Freshman Bernardo Resendez agreed, to an even greater degree. A Lil Wayne fan, he admitted he also hadn't given jazz and funk much thought before Friday.

"But," Resendez added, "I'm going to start." — C.G.
_____________________

Since the demise of the Soul Rebels Brass Band's packed Monday-night shows at Almeda Boulevard joint the Libra Lounge, the New Orleans/Houston brass-band scene has been fairly quiet. (Or at least hard for Racket to find.) That changed Saturday, when Bohemeo's hosted a Mardi Gras weekend party starring the Voodoo Brass Band, a group I had not heard of.

What's exciting to me about the VBB is that they proudly claim Houston (and Houston alone) as home on their MySpace; that was not the case with the New Birth nor the Soul Rebels, both of whom claimed the Big Easy wholly or in part as home.

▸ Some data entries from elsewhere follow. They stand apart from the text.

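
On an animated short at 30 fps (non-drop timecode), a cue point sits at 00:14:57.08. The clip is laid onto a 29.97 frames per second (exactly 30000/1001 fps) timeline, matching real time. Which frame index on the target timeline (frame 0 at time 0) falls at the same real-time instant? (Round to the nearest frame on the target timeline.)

Source frame index: (0×3600 + 14×60 + 57) × 30 + 8 = 26918.
Real time: 26918 / (30) = 13459/15 s.
Target frame: (13459/15) × (30000/1001) = 26918000/1001 ≈ 26891.109 → 26891.

frame 26891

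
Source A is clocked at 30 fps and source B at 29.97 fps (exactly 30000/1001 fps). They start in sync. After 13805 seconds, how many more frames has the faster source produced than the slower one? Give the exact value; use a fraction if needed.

A emits 30 × 13805 = 414150 frames; B emits 30000/1001 × 13805 = 37650000/91.
Difference = 37650/91 frames (≈ 413.7363); B is behind A.

37650/91 frames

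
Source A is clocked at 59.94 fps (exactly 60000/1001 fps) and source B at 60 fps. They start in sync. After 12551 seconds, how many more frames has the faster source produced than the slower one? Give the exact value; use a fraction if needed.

A emits 60000/1001 × 12551 = 9780000/13 frames; B emits 60 × 12551 = 753060.
Difference = 9780/13 frames (≈ 752.3077); B is ahead of A.

9780/13 frames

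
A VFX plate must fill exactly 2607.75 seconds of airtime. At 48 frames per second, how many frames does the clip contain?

Frames = 2607.75 × 48 = 125172.

125172 frames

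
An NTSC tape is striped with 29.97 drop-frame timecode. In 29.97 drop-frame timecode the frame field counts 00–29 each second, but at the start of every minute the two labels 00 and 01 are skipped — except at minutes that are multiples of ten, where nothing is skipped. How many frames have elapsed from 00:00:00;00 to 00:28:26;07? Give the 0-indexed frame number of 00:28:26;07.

As if non-drop at 30 labels/s: (0 × 3600 + 28 × 60 + 26) × 30 + 7 = 51187.
Minute boundaries passed: 28; those not divisible by 10: 28 − 2 = 26; dropped labels = 2 × 26 = 52.
Actual frame index = 51187 − 52 = 51135.

51135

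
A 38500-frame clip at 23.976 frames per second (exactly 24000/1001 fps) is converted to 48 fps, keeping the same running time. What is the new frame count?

Target frames = source frames × (target rate / source rate) = 38500 × (48)/(24000/1001) = 38500 × 1001/500 = 77077.

77077 frames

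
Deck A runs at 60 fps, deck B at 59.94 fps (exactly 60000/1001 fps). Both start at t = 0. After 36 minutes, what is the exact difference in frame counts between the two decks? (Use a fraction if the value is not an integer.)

36 min = 2160 s.
A emits 60 × 2160 = 129600 frames; B emits 60000/1001 × 2160 = 129600000/1001.
Difference = 129600/1001 frames (≈ 129.4705); B is behind A.

129600/1001 frames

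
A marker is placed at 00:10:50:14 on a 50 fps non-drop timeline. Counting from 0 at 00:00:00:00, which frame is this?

frame 32514

Total seconds to the label: (0 × 3600 + 10 × 60 + 50) = 650.
Frame index = 650 × 50 + 14 = 32514.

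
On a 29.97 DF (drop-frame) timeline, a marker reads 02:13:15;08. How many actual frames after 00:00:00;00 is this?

239618

Complete 10-minute blocks: 13, each 17982 frames → 233766.
Remaining 3 whole minutes in the current block: 1800 + 2 × 1798 = 5396 frames.
Within the current minute: 15 × 30 + 8 − 2 = 456 (labels ;00/;01 skipped at this minute). Total = 233766 + 5396 + 456 = 239618.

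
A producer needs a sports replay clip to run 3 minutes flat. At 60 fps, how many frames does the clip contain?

10800 frames

3 min = 180 s.
Frames = 180 × 60 = 10800.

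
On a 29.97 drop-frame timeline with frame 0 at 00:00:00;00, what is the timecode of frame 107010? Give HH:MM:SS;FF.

Ten DF minutes hold 17982 frames, so frame 107010 lies in block 5 (frames 89910–107891) with 17100 frames into that block.
The block's first minute is 1800 frames and the rest 1798 each; 17100 frames reaches minute 9, so 5 × 18 + 9 × 2 = 108 labels have been skipped so far.
Adding those back, label number 107010 + 108 = 107118 at 30 labels/s is 3570 s + 18 f = 0 h 59 min 30 s frame 18, i.e. 00:59:30;18.

00:59:30;18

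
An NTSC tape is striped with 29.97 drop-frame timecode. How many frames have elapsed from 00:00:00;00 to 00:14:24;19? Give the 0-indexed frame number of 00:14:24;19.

25913

As if non-drop at 30 labels/s: (0 × 3600 + 14 × 60 + 24) × 30 + 19 = 25939.
Minute boundaries passed: 14; those not divisible by 10: 14 − 1 = 13; dropped labels = 2 × 13 = 26.
Actual frame index = 25939 − 26 = 25913.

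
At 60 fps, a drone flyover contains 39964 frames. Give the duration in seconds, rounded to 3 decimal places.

Running time = 39964 × 1/60 = 9991/15 s ≈ 666.067 s.

666.067 seconds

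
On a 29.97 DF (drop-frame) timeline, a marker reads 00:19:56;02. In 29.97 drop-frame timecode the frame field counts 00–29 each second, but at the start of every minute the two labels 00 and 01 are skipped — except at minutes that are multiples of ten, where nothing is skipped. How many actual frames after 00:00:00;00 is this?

Complete 10-minute blocks: 1, each 17982 frames → 17982.
Remaining 9 whole minutes in the current block: 1800 + 8 × 1798 = 16184 frames.
Within the current minute: 56 × 30 + 2 − 2 = 1680 (labels ;00/;01 skipped at this minute). Total = 17982 + 16184 + 1680 = 35846.

35846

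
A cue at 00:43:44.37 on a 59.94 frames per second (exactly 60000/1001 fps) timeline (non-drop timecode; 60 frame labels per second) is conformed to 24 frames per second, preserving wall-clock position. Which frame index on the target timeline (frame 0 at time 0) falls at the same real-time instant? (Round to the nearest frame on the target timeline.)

frame 63054

Source frame index: (0×3600 + 43×60 + 44) × 60 + 37 = 157477.
Real time: 157477 / (60000/1001) = 157634477/60000 s.
Target frame: (157634477/60000) × (24) = 157634477/2500 ≈ 63053.791 → 63054.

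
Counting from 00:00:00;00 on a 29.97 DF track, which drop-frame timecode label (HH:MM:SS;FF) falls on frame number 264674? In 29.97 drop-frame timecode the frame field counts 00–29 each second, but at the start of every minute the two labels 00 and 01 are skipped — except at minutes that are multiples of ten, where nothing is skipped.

02:27:11;10

Each 10-minute DF block holds 10 × 60 × 30 − 9 × 2 = 17982 frames. 264674 ÷ 17982 → 14 full blocks, remainder 12926.
Within the partial block the first minute is 1800 frames and each further minute 1798, so 7 further minute boundaries passed. Total skipped labels = 18 × 14 + 2 × 7 = 266.
Non-drop label index = 264674 + 266 = 264940; at 30 labels/s that is 02:27:11:10, i.e. DF 02:27:11;10.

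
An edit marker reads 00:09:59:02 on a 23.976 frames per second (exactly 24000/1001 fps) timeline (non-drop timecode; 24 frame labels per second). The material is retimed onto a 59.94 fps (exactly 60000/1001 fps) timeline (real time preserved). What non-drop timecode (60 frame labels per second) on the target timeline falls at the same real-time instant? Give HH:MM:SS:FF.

Source frame index: (0×3600 + 9×60 + 59) × 24 + 2 = 14378.
Real time: 14378 / (24000/1001) = 7196189/12000 s.
Target frame: (7196189/12000) × (60000/1001) = 35945.
At 60 labels/s: frame 35945 → 00:09:59:05.

00:09:59:05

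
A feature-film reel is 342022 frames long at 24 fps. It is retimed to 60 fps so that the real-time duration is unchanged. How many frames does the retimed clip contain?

855055 frames

Target frames = source frames × (target rate / source rate) = 342022 × (60)/(24) = 342022 × 5/2 = 855055.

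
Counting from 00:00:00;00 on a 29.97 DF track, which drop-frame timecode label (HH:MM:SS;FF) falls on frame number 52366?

Ten DF minutes hold 17982 frames, so frame 52366 lies in block 2 (frames 35964–53945) with 16402 frames into that block.
The block's first minute is 1800 frames and the rest 1798 each; 16402 frames reaches minute 9, so 2 × 18 + 9 × 2 = 54 labels have been skipped so far.
Adding those back, label number 52366 + 54 = 52420 at 30 labels/s is 1747 s + 10 f = 0 h 29 min 7 s frame 10, i.e. 00:29:07;10.

00:29:07;10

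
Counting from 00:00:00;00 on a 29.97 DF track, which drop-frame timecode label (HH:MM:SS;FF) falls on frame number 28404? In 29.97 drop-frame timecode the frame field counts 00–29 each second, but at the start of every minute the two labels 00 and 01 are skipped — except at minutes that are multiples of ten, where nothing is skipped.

Ten DF minutes hold 17982 frames, so frame 28404 lies in block 1 (frames 17982–35963) with 10422 frames into that block.
The block's first minute is 1800 frames and the rest 1798 each; 10422 frames reaches minute 5, so 1 × 18 + 5 × 2 = 28 labels have been skipped so far.
Adding those back, label number 28404 + 28 = 28432 at 30 labels/s is 947 s + 22 f = 0 h 15 min 47 s frame 22, i.e. 00:15:47;22.

00:15:47;22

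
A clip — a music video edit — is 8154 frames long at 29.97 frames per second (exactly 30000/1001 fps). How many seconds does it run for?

272.0718 seconds

Running time = 8154 / (30000/1001) = 272.0718 s.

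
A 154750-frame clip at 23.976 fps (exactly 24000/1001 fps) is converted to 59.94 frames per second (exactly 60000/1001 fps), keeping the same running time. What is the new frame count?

386875 frames

Target frames = source frames × (target rate / source rate) = 154750 × (60000/1001)/(24000/1001) = 154750 × 5/2 = 386875.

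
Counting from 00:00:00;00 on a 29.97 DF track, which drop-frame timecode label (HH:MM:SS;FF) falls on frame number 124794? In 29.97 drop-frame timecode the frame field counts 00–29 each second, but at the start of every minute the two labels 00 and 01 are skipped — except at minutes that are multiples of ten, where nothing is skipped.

01:09:24;00

Each 10-minute DF block holds 10 × 60 × 30 − 9 × 2 = 17982 frames. 124794 ÷ 17982 → 6 full blocks, remainder 16902.
Within the partial block the first minute is 1800 frames and each further minute 1798, so 9 further minute boundaries passed. Total skipped labels = 18 × 6 + 2 × 9 = 126.
Non-drop label index = 124794 + 126 = 124920; at 30 labels/s that is 01:09:24:00, i.e. DF 01:09:24;00.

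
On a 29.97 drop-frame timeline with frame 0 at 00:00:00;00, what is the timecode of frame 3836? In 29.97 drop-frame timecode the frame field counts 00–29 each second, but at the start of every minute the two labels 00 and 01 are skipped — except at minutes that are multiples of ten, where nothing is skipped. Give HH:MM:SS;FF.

Each 10-minute DF block holds 10 × 60 × 30 − 9 × 2 = 17982 frames. 3836 ÷ 17982 → 0 full blocks, remainder 3836.
Within the partial block the first minute is 1800 frames and each further minute 1798, so 2 further minute boundaries passed. Total skipped labels = 18 × 0 + 2 × 2 = 4.
Non-drop label index = 3836 + 4 = 3840; at 30 labels/s that is 00:02:08:00, i.e. DF 00:02:08;00.

00:02:08;00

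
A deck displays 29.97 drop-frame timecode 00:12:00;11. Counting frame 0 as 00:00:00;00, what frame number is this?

21589

As if non-drop at 30 labels/s: (0 × 3600 + 12 × 60 + 0) × 30 + 11 = 21611.
Minute boundaries passed: 12; those not divisible by 10: 12 − 1 = 11; dropped labels = 2 × 11 = 22.
Actual frame index = 21611 − 22 = 21589.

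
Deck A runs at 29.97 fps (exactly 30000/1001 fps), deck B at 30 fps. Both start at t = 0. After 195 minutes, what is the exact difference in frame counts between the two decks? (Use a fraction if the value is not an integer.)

27000/77 frames

195 min = 11700 s.
A emits 30000/1001 × 11700 = 27000000/77 frames; B emits 30 × 11700 = 351000.
Difference = 27000/77 frames (≈ 350.6494); B is ahead of A.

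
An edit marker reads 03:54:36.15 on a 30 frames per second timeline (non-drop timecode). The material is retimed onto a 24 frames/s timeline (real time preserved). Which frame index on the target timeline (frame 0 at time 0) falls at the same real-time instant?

Source frame index: (3×3600 + 54×60 + 36) × 30 + 15 = 422295.
Real time: 422295 / (30) = 28153/2 s.
Target frame: (28153/2) × (24) = 337836.

frame 337836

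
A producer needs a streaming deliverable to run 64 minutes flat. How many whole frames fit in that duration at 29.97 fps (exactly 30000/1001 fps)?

115084 frames

64 min = 3840 s.
Frames = 3840 × 30000/1001 = 115200000/1001 ≈ 115084.9151.
Complete frames: 115084.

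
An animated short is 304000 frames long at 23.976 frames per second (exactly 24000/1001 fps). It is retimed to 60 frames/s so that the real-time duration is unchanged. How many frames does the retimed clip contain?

760760 frames

Target frames = source frames × (target rate / source rate) = 304000 × (60)/(24000/1001) = 304000 × 1001/400 = 760760.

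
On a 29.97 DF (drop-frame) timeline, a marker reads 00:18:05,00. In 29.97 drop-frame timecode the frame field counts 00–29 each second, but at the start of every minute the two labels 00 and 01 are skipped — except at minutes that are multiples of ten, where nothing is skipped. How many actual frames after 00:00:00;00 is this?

32516

As if non-drop at 30 labels/s: (0 × 3600 + 18 × 60 + 5) × 30 + 0 = 32550.
Minute boundaries passed: 18; those not divisible by 10: 18 − 1 = 17; dropped labels = 2 × 17 = 34.
Actual frame index = 32550 − 34 = 32516.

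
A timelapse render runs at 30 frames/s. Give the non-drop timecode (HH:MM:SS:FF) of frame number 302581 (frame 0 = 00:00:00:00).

302581 ÷ 30 = 10086 full seconds, remainder 1 frame.
10086 s = 2 h 48 min 6 s.
Timecode: 02:48:06:01.

02:48:06:01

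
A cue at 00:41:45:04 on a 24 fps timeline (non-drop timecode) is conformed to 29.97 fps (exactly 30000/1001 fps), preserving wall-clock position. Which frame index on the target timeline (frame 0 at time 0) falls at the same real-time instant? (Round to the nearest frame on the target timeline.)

frame 75080

Source frame index: (0×3600 + 41×60 + 45) × 24 + 4 = 60124.
Real time: 60124 / (24) = 15031/6 s.
Target frame: (15031/6) × (30000/1001) = 75155000/1001 ≈ 75079.920 → 75080.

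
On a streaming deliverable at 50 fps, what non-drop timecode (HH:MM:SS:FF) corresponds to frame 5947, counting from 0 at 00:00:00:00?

5947 ÷ 50 = 118 full seconds, remainder 47 frames.
118 s = 0 h 1 min 58 s.
Timecode: 00:01:58:47.

00:01:58:47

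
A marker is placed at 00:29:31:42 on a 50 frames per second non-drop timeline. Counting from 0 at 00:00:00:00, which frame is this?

Total seconds to the label: (0 × 3600 + 29 × 60 + 31) = 1771.
Frame index = 1771 × 50 + 42 = 88592.

88592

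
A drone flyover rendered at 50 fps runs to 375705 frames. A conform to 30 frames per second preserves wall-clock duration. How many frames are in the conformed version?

225423 frames

Frames at target rate = 375705 × (30) / (50) = 225423.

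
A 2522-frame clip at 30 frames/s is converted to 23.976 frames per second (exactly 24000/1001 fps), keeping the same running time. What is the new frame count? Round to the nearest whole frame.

Frames at target rate = 2522 × (24000/1001) / (30) = 155200/77 ≈ 2015.584.
Nearest whole frame: 2016.

2016 frames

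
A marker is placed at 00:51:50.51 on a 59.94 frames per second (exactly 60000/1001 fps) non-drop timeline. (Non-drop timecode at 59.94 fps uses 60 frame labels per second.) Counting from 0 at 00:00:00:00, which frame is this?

frame 186651

Total seconds to the label: (0 × 3600 + 51 × 60 + 50) = 3110.
Frame index = 3110 × 60 + 51 = 186651.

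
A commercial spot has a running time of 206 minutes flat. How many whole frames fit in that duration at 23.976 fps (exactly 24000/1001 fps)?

206 min = 12360 s.
Frames = 12360 × 24000/1001 = 296640000/1001 ≈ 296343.6563.
Complete frames: 296343.

296343 frames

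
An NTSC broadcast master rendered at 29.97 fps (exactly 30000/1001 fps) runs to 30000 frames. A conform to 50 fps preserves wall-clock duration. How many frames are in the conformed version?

Target frames = source frames × (target rate / source rate) = 30000 × (50)/(30000/1001) = 30000 × 1001/600 = 50050.

50050 frames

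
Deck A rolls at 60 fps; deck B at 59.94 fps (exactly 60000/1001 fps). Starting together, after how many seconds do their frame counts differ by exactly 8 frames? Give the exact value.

The gap grows by |60000/1001 − 60| = 60/1001 frames per second.
Time for a 8-frame gap: 8 ÷ (60/1001) = 2002/15 s.

2002/15 seconds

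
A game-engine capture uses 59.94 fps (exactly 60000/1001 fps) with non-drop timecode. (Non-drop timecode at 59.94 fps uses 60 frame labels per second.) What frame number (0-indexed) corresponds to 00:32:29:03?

Total seconds to the label: (0 × 3600 + 32 × 60 + 29) = 1949.
Frame index = 1949 × 60 + 3 = 116943.

frame 116943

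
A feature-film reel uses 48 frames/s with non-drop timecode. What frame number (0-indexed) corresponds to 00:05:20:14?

Total seconds to the label: (0 × 3600 + 5 × 60 + 20) = 320.
Frame index = 320 × 48 + 14 = 15374.

frame 15374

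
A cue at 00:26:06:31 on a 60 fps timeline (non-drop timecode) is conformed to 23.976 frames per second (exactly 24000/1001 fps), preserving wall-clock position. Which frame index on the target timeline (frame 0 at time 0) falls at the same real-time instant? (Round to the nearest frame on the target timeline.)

Source frame index: (0×3600 + 26×60 + 6) × 60 + 31 = 93991.
Real time: 93991 / (60) = 93991/60 s.
Target frame: (93991/60) × (24000/1001) = 37596400/1001 ≈ 37558.841 → 37559.

frame 37559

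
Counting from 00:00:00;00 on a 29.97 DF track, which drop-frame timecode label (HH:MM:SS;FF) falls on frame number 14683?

00:08:09;29

Ten DF minutes hold 17982 frames, so frame 14683 lies in block 0 (frames 0–17981) with 14683 frames into that block.
The block's first minute is 1800 frames and the rest 1798 each; 14683 frames reaches minute 8, so 0 × 18 + 8 × 2 = 16 labels have been skipped so far.
Adding those back, label number 14683 + 16 = 14699 at 30 labels/s is 489 s + 29 f = 0 h 8 min 9 s frame 29, i.e. 00:08:09;29.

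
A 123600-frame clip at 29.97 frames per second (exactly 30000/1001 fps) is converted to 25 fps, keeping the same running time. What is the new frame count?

103103 frames

Target frames = source frames × (target rate / source rate) = 123600 × (25)/(30000/1001) = 123600 × 1001/1200 = 103103.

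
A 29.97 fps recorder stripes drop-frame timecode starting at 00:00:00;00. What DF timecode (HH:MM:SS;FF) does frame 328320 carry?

03:02:34;28

Each 10-minute DF block holds 10 × 60 × 30 − 9 × 2 = 17982 frames. 328320 ÷ 17982 → 18 full blocks, remainder 4644.
Within the partial block the first minute is 1800 frames and each further minute 1798, so 2 further minute boundaries passed. Total skipped labels = 18 × 18 + 2 × 2 = 328.
Non-drop label index = 328320 + 328 = 328648; at 30 labels/s that is 03:02:34:28, i.e. DF 03:02:34;28.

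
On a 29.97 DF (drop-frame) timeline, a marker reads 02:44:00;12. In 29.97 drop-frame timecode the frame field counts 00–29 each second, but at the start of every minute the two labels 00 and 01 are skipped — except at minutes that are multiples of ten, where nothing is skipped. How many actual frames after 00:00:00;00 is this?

Complete 10-minute blocks: 16, each 17982 frames → 287712.
Remaining 4 whole minutes in the current block: 1800 + 3 × 1798 = 7194 frames.
Within the current minute: 0 × 30 + 12 − 2 = 10 (labels ;00/;01 skipped at this minute). Total = 287712 + 7194 + 10 = 294916.

294916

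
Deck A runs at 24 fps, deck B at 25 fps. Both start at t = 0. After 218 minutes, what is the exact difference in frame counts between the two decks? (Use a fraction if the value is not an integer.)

13080 frames

218 min = 13080 s.
A emits 24 × 13080 = 313920 frames; B emits 25 × 13080 = 327000.
Difference = 13080 frames; B is ahead of A.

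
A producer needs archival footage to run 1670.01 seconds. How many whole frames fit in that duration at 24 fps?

Frames = 1670.01 × 24 = 1002006/25 ≈ 40080.2400.
Complete frames: 40080.

40080 frames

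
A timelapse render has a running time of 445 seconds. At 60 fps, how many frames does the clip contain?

Frames = 445 × 60 = 26700.

26700 frames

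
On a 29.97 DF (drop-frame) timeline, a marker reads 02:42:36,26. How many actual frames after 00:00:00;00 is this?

292414

As if non-drop at 30 labels/s: (2 × 3600 + 42 × 60 + 36) × 30 + 26 = 292706.
Minute boundaries passed: 162; those not divisible by 10: 162 − 16 = 146; dropped labels = 2 × 146 = 292.
Actual frame index = 292706 − 292 = 292414.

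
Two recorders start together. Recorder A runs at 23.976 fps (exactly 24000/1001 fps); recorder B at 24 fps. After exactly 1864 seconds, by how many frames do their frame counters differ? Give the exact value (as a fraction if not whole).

A emits 24000/1001 × 1864 = 44736000/1001 frames; B emits 24 × 1864 = 44736.
Difference = 44736/1001 frames (≈ 44.6913); B is ahead of A.

44736/1001 frames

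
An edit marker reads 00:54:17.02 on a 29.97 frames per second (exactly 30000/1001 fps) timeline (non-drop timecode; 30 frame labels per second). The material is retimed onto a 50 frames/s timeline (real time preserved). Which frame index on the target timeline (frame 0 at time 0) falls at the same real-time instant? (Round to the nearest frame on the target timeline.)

Source frame index: (0×3600 + 54×60 + 17) × 30 + 2 = 97712.
Real time: 97712 / (30000/1001) = 6113107/1875 s.
Target frame: (6113107/1875) × (50) = 12226214/75 ≈ 163016.187 → 163016.

frame 163016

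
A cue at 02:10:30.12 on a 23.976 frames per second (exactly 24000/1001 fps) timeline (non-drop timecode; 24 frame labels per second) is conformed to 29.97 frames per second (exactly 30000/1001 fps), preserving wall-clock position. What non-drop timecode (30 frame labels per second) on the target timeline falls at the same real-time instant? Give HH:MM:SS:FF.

02:10:30:15

Source frame index: (2×3600 + 10×60 + 30) × 24 + 12 = 187932.
Real time: 187932 / (24000/1001) = 15676661/2000 s.
Target frame: (15676661/2000) × (30000/1001) = 234915.
At 30 labels/s: frame 234915 → 02:10:30:15.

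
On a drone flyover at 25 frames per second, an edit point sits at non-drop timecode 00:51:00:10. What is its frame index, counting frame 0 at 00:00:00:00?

76510

Total seconds to the label: (0 × 3600 + 51 × 60 + 0) = 3060.
Frame index = 3060 × 25 + 10 = 76510.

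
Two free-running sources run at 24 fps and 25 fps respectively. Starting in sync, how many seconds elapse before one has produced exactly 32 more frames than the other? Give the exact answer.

32 seconds

The gap grows by |25 − 24| = 1 frame per second.
Time for a 32-frame gap: 32 ÷ (1) = 32 s.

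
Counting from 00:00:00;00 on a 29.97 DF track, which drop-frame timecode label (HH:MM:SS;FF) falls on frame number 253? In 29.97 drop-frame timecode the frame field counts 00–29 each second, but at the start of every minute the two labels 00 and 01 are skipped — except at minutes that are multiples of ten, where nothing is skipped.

Each 10-minute DF block holds 10 × 60 × 30 − 9 × 2 = 17982 frames. 253 ÷ 17982 → 0 full blocks, remainder 253.
Within the partial block the first minute is 1800 frames and each further minute 1798, so 0 further minute boundaries passed. Total skipped labels = 18 × 0 + 2 × 0 = 0.
Non-drop label index = 253 + 0 = 253; at 30 labels/s that is 00:00:08:13, i.e. DF 00:00:08;13.

00:00:08;13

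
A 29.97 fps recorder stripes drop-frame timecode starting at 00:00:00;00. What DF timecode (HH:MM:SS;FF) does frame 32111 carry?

Each 10-minute DF block holds 10 × 60 × 30 − 9 × 2 = 17982 frames. 32111 ÷ 17982 → 1 full block, remainder 14129.
Within the partial block the first minute is 1800 frames and each further minute 1798, so 7 further minute boundaries passed. Total skipped labels = 18 × 1 + 2 × 7 = 32.
Non-drop label index = 32111 + 32 = 32143; at 30 labels/s that is 00:17:51:13, i.e. DF 00:17:51;13.

00:17:51;13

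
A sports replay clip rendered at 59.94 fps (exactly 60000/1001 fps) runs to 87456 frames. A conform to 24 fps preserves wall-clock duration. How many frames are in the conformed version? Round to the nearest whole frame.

35017 frames

Frames at target rate = 87456 × (24) / (60000/1001) = 21885864/625 ≈ 35017.382.
Nearest whole frame: 35017.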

The show was hosted by the Surviving Katrina and Rita Project, the hugely ambitious ongoing oral history project in which the people victimized in that surreal summer document their own histories. Folklorist Pat Jasper is one of the project's planners, and she booked the VBB at this show.

Before they took the stage, she confessed that she didn't really know what to expect. "Brass bands are like mariachis — you never know who is going to play at any given show," she said. "They are event-based groups."

When the band took the stage at Bohemeo's, I only recognized Soul Rebels tuba man Damion Francois — a thirtysomething guy who looks like a relative of Bun B. Francois was accompanied by a bass drummer who looked to be in his thirties, as well as two trumpeters, a snare drummer and a trombonist who appeared to range in age from 13 to 20. I was told that at least one of them was enrolled at TSU, also the alma mater of the Soul Rebels drummer/leader Lumar ­LeBlanc.

Tentative at first, the band hit its stride when the rhythm section launched into the rollin' beat to "They Don't Know," the Soul Rebels' graceful and magnificent instrumental from their 2005 album Rebelution. By the end of the tune, everybody in the little coffee shop was clapping to the beat and stomping their feet.

Jelly Roll Morton once said that for jazz to be jazz it must have what he called "the Spanish tinge, " and "They Don't Know" has that, even more literally than Morton meant. Morton was using "Spanish" as a catch-all term for music from Latin America, but the textured horns and amazing crescendo of "They Don't Know" remind me of the utterly dramatic music you hear amid the bloody grandeur and glittering spectacle of a plaza de toros in Madrid.

But we weren't in a Castilian plaza de toros, we were in Telephone Road's Plaza Tlaquepaque. A couple of weeks ago, I wondered in this space about what form Houston's next signature sound might take. Could this be a hint? You have to think that Houston's one of the only places on Earth where you can hear New Orleans brass band music in a coffeehouse with a Spanish name across from a Thai restaurant in a plaza named after a Nahuatl-speaking Mexican saint.

Former Los Skarnales bassist Nick Gaitan, whose new genre-melding group Umbrella Man followed the VBB on the stage, is already soaking up the influence. "I am thinking of adding another drummer to play with Beans [Wheeler] in my band," he told me. "I really love the rhythms these brass bands jam." — J.N.L.